CREPEAFFAIRE RESCUED FROM ADMINISTRATION
Crêpeaffaire Rescued from Administration in £149K Pre-Pack Deal, Saving 66 Jobs

Crêpeaffaire, a UK-based crêperie café chain, has been saved from administration through a pre-pack sale worth £149,000. Completed on 14 January 2025, the deal saw seven of the company’s nine owned retail locations acquired by Crepe Trading, securing 66 jobs.
The affected locations include Brighton, Bromley, Cambridge, Islington, Leeds, Newcastle, and St Albans. However, the Chester and Westfield London sites were closed as part of the restructuring.
The franchise division of the business was separately sold to Crepe Union. Interestingly, Crêpeaffaire directors Allen Kerslake and Daniel Spinath also serve as directors and shareholders of Crepe Trading and Crepe Union, respectively. Founded in 2004, Crêpeaffaire grew to around 25 sites, consisting of both company-owned stores and franchise locations across the UK, the Netherlands, Saudi Arabia, and Kuwait.
The brand is known for its sweet and savory crêpes, featuring options such as smoked salmon & cream cheese, hunter’s chicken, Nutella, Lotus Biscoff, and banana split. In recent years, the company struggled with rising operational costs and inflationary pressures.

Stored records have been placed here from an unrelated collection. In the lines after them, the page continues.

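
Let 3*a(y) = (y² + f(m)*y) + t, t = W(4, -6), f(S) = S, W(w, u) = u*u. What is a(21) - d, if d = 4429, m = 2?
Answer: -4256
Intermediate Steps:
W(w, u) = u²
t = 36 (t = (-6)² = 36)
a(y) = 12 + y²/3 + 2*y/3 (a(y) = ((y² + 2*y) + 36)/3 = (36 + y² + 2*y)/3 = 12 + y²/3 + 2*y/3)
a(21) - d = (12 + (⅓)*21² + (⅔)*21) - 1*4429 = (12 + (⅓)*441 + 14) - 4429 = (12 + 147 + 14) - 4429 = 173 - 4429 = -4256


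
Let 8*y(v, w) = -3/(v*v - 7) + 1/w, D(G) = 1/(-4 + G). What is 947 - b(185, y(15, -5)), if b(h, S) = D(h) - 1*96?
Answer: 188782/181 ≈ 1043.0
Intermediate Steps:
y(v, w) = -3/(8*(-7 + v²)) + 1/(8*w) (y(v, w) = (-3/(v*v - 7) + 1/w)/8 = (-3/(v² - 7) + 1/w)/8 = (-3/(-7 + v²) + 1/w)/8 = (1/w - 3/(-7 + v²))/8 = -3/(8*(-7 + v²)) + 1/(8*w))
b(h, S) = -96 + 1/(-4 + h) (b(h, S) = 1/(-4 + h) - 1*96 = 1/(-4 + h) - 96 = -96 + 1/(-4 + h))
947 - b(185, y(15, -5)) = 947 - (385 - 96*185)/(-4 + 185) = 947 - (385 - 17760)/181 = 947 - (-17375)/181 = 947 - 1*(-17375/181) = 947 + 17375/181 = 188782/181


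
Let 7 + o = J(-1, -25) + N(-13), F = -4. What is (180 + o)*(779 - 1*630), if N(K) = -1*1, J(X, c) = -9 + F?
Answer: 23691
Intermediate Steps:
J(X, c) = -13 (J(X, c) = -9 - 4 = -13)
N(K) = -1
o = -21 (o = -7 + (-13 - 1) = -7 - 14 = -21)
(180 + o)*(779 - 1*630) = (180 - 21)*(779 - 1*630) = 159*(779 - 630) = 159*149 = 23691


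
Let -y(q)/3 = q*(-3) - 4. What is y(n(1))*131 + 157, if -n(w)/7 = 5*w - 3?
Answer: -14777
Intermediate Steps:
n(w) = 21 - 35*w (n(w) = -7*(5*w - 3) = -7*(-3 + 5*w) = 21 - 35*w)
y(q) = 12 + 9*q (y(q) = -3*(q*(-3) - 4) = -3*(-3*q - 4) = -3*(-4 - 3*q) = 12 + 9*q)
y(n(1))*131 + 157 = (12 + 9*(21 - 35*1))*131 + 157 = (12 + 9*(21 - 35))*131 + 157 = (12 + 9*(-14))*131 + 157 = (12 - 126)*131 + 157 = -114*131 + 157 = -14934 + 157 = -14777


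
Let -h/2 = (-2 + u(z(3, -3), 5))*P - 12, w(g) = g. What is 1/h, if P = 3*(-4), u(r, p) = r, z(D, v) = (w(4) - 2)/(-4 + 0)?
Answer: -1/36 ≈ -0.027778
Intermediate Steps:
z(D, v) = -1/2 (z(D, v) = (4 - 2)/(-4 + 0) = 2/(-4) = 2*(-1/4) = -1/2)
P = -12
h = -36 (h = -2*((-2 - 1/2)*(-12) - 12) = -2*(-5/2*(-12) - 12) = -2*(30 - 12) = -2*18 = -36)
1/h = 1/(-36) = -1/36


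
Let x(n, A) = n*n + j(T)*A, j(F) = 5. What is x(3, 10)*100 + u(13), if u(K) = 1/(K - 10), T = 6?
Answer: 17701/3 ≈ 5900.3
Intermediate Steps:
x(n, A) = n² + 5*A (x(n, A) = n*n + 5*A = n² + 5*A)
u(K) = 1/(-10 + K)
x(3, 10)*100 + u(13) = (3² + 5*10)*100 + 1/(-10 + 13) = (9 + 50)*100 + 1/3 = 59*100 + ⅓ = 5900 + ⅓ = 17701/3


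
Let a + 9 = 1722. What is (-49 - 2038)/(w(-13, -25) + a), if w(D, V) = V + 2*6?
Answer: -2087/1700 ≈ -1.2276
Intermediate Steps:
a = 1713 (a = -9 + 1722 = 1713)
w(D, V) = 12 + V (w(D, V) = V + 12 = 12 + V)
(-49 - 2038)/(w(-13, -25) + a) = (-49 - 2038)/((12 - 25) + 1713) = -2087/(-13 + 1713) = -2087/1700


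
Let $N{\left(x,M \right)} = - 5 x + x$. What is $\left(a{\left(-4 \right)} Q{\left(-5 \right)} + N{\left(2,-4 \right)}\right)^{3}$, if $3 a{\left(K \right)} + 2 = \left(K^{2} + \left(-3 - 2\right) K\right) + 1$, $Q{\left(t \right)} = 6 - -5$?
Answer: $\frac{47045881}{27} \approx 1.7424 \cdot 10^{6}$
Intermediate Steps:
$Q{\left(t \right)} = 11$ ($Q{\left(t \right)} = 6 + 5 = 11$)
$N{\left(x,M \right)} = - 4 x$
$a{\left(K \right)} = - \frac{1}{3} - \frac{5 K}{3} + \frac{K^{2}}{3}$ ($a{\left(K \right)} = - \frac{2}{3} + \frac{\left(K^{2} + \left(-3 - 2\right) K\right) + 1}{3} = - \frac{2}{3} + \frac{\left(K^{2} - 5 K\right) + 1}{3} = - \frac{2}{3} + \frac{1 + K^{2} - 5 K}{3} = - \frac{2}{3} + \left(\frac{1}{3} - \frac{5 K}{3} + \frac{K^{2}}{3}\right) = - \frac{1}{3} - \frac{5 K}{3} + \frac{K^{2}}{3}$)
$\left(a{\left(-4 \right)} Q{\left(-5 \right)} + N{\left(2,-4 \right)}\right)^{3} = \left(\left(- \frac{1}{3} - - \frac{20}{3} + \frac{\left(-4\right)^{2}}{3}\right) 11 - 8\right)^{3} = \left(\left(- \frac{1}{3} + \frac{20}{3} + \frac{1}{3} \cdot 16\right) 11 - 8\right)^{3} = \left(\left(- \frac{1}{3} + \frac{20}{3} + \frac{16}{3}\right) 11 - 8\right)^{3} = \left(\frac{35}{3} \cdot 11 - 8\right)^{3} = \left(\frac{385}{3} - 8\right)^{3} = \left(\frac{361}{3}\right)^{3} = \frac{47045881}{27}$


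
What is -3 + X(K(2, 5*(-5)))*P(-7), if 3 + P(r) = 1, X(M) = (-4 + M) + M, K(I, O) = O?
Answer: 105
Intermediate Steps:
X(M) = -4 + 2*M
P(r) = -2 (P(r) = -3 + 1 = -2)
-3 + X(K(2, 5*(-5)))*P(-7) = -3 + (-4 + 2*(5*(-5)))*(-2) = -3 + (-4 + 2*(-25))*(-2) = -3 + (-4 - 50)*(-2) = -3 - 54*(-2) = -3 + 108 = 105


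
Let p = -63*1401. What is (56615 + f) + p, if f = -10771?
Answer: -42419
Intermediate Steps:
p = -88263
(56615 + f) + p = (56615 - 10771) - 88263 = 45844 - 88263 = -42419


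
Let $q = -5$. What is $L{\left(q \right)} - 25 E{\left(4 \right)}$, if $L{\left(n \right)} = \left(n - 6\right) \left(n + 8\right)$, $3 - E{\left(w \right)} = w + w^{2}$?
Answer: $392$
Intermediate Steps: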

Despite attempts to improve its financial position, increasing costs and pre-existing debt made it difficult to secure further investment or funding, ultimately leading to insolvency. Brian Burke, managing director at Quantuma and joint administrator for Crêpeaffaire, expressed optimism about the outcome, stating, "I am delighted to have achieved such a positive outcome for this well-established brand, ultimately preserving 66 jobs and its international footprint, with no disruption to ongoing operations. We look forward to seeing Crêpeaffaire achieve success in its next chapter."
This case highlights the financial challenges facing hospitality businesses and demonstrates how strategic restructuring can help protect well-known brands and jobs in difficult economic conditions.